This is problem 4.1.4 from "Fundamentals of Complex Analysis: with Applications to Engineering and Science".
Problem:
Show that the range of the function $z(t)=t^3+it^6$, $-1\leq t\leq 1$, is a smooth curve even though the given parametrization is not admissible.
There is clearly something I don't understand, since I think that the curve is not smooth. You can find the definition of a smooth curve at the bottom of this post. The condition I can't get my head around is the second one. It says, in my case, $z'(t)$ never vanishes on $[-1,1]$. $z'(t)$ is given by the vector
$$z'(t)=(dx/dt,dy/dt)=(3t^2,6t^5)=3t^2+6t^5i.$$
That it vanishes means that $z'(t)=0$. Hence $$3t^2+6t^5i=0\iff 3t^2=0\land 6t^5=0.$$
The above is true when $t=0$, which is in the specified interval above. So it is not smooth.
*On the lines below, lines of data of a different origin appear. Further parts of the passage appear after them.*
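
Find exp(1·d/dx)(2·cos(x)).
2 \cos{\left(x + 1 \right)}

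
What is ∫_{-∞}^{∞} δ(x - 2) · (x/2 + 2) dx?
3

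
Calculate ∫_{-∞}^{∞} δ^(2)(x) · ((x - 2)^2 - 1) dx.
2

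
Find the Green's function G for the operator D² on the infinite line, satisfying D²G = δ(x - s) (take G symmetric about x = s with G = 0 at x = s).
\frac{|x - s|}{2}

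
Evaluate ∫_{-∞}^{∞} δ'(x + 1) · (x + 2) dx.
-1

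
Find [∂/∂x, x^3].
3 x^{2}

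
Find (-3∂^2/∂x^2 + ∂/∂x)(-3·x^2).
18 - 6 x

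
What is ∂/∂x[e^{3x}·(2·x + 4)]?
\left(6 x + 14\right) e^{3 x}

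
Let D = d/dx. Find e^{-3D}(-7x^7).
- 7 x^{7} + 147 x^{6} - 1323 x^{5} + 6615 x^{4} - 19845 x^{3} + 35721 x^{2} - 35721 x + 15309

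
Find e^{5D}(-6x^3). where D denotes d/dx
- 6 x^{3} - 90 x^{2} - 450 x - 750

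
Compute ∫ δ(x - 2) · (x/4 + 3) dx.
\frac{7}{2}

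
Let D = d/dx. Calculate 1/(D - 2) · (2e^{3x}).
2 e^{3 x}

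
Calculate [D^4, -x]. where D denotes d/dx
-4D^{3}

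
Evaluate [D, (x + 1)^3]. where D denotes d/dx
3 \left(x + 1\right)^{2}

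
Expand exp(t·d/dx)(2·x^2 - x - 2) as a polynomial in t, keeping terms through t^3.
2 t^{2} + t \left(4 x - 1\right) + 2 x^{2} - x - 2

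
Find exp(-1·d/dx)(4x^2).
4 x^{2} - 8 x + 4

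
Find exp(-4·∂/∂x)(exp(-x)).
e^{4 - x}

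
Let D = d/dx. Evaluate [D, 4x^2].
8 x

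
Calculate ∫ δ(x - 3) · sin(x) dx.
\sin{\left(3 \right)}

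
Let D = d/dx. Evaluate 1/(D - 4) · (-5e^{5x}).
- 5 e^{5 x}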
I know my conclusion is false since I should prove that the curve is smooth. But I don't get why my reasoning is wrong. :(
Definition:
A point set $\gamma$ in the complex plane is said to be a smooth arc if it is the range of some continuous complex-valued function $z=z(t)$, $a\leq t\leq b$, that satisfies the following conditions:
($i$) $z(t)$ has a continuous derivative on $[a,b]$,
($ii$) $z'(t)$ never vanishes on $[a,b]$,
($iii$) z(t) is one-to-one on $[a,b]$.
A point set $\gamma$ is called a smooth closed curve if it is the range of some continuous function $z=z(t)$, $a\leq t\leq b$, satisfying conditions $(i)$ and $(ii)$ and the following:
$(iii)'$ $z(t)$ is one-to-one on the half-open interval $[a,b)$, but $z(b)=z(a)$ and $z'(b)=z'(a)$.
That "$\gamma$" is a smooth curve" means that $\gamma$ is either a smooth arc or a smooth closed curve.
Thanks for your time! :)